For those present, the sight of the emperor laughing near helplessly at the man holding him at gunpoint was a scene that would not be forgotten, nor spoken of without looking over their shoulders, for the rest of their lives.

Corian, however, didn’t seem particularly put out by any of it. In fact he just waited calmly for the other man to stop, an expression of mild chagrin on his face.

“If you’re quite finished?” he asked as Edvard slowly stopped laughing and took a few deep breaths.

“Ah, Corian, how many times did I tell you? You underestimate people, old friend. It’s your fatal flaw,” Edvard said calmly as he took another breath.

“And you overestimate them—that’s yours,” Corian said, his affable posture and tone gone now.

“Perhaps,” Edvard conceded. “I certainly overestimated you …”

“Enough,” Corian snapped. “It’s over, old friend .”

“I suppose it is,” Edvard said, his hand dropping to an object on the arm of his throne. “I believe this is what you came for?”

Corian’s eyes twitched to the object and flickered in recognition.

“You didn’t reassign it?” he asked softly.

“Who would want an Armati tainted by what you did? By what you are?”

Corian seethed, but did his best to keep it under control. Few people could push his buttons quite the way Edvard did.

“I am what you and the empire made me, and I’ll take that back now,” he said calmly.

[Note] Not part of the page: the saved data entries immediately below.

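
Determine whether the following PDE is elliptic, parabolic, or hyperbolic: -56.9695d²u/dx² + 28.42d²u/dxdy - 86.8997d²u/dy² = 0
Coefficients: A = -56.9695, B = 28.42, C = -86.8997. B² - 4AC = -18994.8334366, which is negative, so the equation is elliptic.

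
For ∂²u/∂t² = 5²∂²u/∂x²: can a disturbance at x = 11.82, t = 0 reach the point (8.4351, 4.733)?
Yes. The domain of dependence is [-15.2299, 32.1001], and 11.82 ∈ [-15.2299, 32.1001].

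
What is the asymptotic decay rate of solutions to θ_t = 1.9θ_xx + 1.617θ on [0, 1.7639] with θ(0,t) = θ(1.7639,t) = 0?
Eigenvalues: λₙ = 1.9n²π²/1.7639² - 1.617.
First three modes:
  n=1: λ₁ = 1.9π²/1.7639² - 1.617 ≈ 4.41
  n=2: λ₂ = 7.6π²/1.7639² - 1.617 ≈ 22.491
  n=3: λ₃ = 17.1π²/1.7639² - 1.617 ≈ 52.627
Since 1.9π²/1.7639² ≈ 6.027 > 1.617, all λₙ > 0.
The n=1 mode decays slowest → dominates as t → ∞.
Asymptotic: θ ~ c₁ sin(πx/1.7639) e^{-λ₁t} with decay rate λ₁ ≈ 4.41.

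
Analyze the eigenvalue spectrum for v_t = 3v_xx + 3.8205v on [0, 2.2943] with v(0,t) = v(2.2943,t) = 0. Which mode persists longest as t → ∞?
Eigenvalues: λₙ = 3n²π²/2.2943² - 3.8205.
First three modes:
  n=1: λ₁ = 3π²/2.2943² - 3.8205 ≈ 1.804
  n=2: λ₂ = 12π²/2.2943² - 3.8205 ≈ 18.679
  n=3: λ₃ = 27π²/2.2943² - 3.8205 ≈ 46.804
Since 3π²/2.2943² ≈ 5.625 > 3.8205, all λₙ > 0.
The n=1 mode decays slowest → dominates as t → ∞.
Asymptotic: v ~ c₁ sin(πx/2.2943) e^{-λ₁t} with decay rate λ₁ ≈ 1.804.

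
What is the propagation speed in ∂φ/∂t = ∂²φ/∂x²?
Infinite. The heat equation is parabolic, not hyperbolic, so disturbances propagate instantly.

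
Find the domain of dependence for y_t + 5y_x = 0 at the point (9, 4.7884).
A single point: x = -14.942. The characteristic through (9, 4.7884) is x - 5t = const, so x = 9 - 5·4.7884 = -14.942.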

“Will you?” Edvard asked. “You know, in training I never could take you. You were the best of us, but you’re not looking so good right now.”

“You have over a dozen carbines and more blasters aimed at you.” Corian shook his head. “Give it up, Edvard. You’re still worth a little more alive than dead.”

“I think we both know that if this little coup works, I don’t keep breathing.”

“It doesn’t have to be like this,” Corian said, shaking his head.